British Olympic team players kneel before their game against Chile
--- / dpa
Before the opening game of the female soccer players' Olympic tournament, the teams from Great Britain and Chile kneeled down to signal against racism.
The team of referees also took part in the action in Sapporo on Wednesday.
"We want to show everyone that this is something serious," the British defender Demi Stokes had announced before the game.
The Chilean players got on their knees a little later.
Chile's midfielder Karen Araya told the AP news agency that they were surprised by the sign from their opponents, but then they joined in.
Even before the duel between world champions USA and third place in the World Cup, Sweden (0: 3), all players got on their knees to protest.
"It is allowed, it is not a violation of rule 50," said IOC President Thomas Bach on Wednesday in Tokyo, referring to the guidelines of the International Olympic Committee.
Just a few days ago, the IOC lifted the long-standing ban on athlete protests at the Olympic Games and amended rule 50 of the Olympic Charter.
However, the relaxation only applies in the competition venues and not for the medal ceremonies.
In addition, the umbrella associations of the individual sports were left to make the final decision on whether to allow protests.
Allowed but not welcome?
The world football association had agreed to this.
"Fifa believes in freedom of speech and expression, and that applies to players, coaches, officials and any other person or organization involved in Fifa's activities," it said in a recent statement.
The British Guardian reported on Wednesday afternoon, however, that none of the pictures of the kneeling players were shown on the social media channels of the Olympic Games or the IOC.
According to the AP, the action was also not mentioned on the official website of the Olympic Games.

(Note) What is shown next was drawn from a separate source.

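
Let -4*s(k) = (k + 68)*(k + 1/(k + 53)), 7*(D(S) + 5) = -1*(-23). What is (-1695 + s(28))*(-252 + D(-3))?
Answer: 5405552/9 ≈ 6.0062e+5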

In the television broadcasts, however, the kneeling players could be seen.
According to information from the Guardian, the IOC, together with the Olympic organizers, is said to have prohibited their social media teams from displaying such images on the channels.
The newspaper cites an informant.
Accordingly, the instruction is said to have been delivered on Tuesday evening local time, with an explicit reference to the match between Great Britain and Chile.
In response to a query from the Guardian, the IOC simply said: "The signal is broadcast to all broadcasters around the world and reaches a huge television audience" ("the signal is distributed to all the broadcasters around the world with a huge TV audience").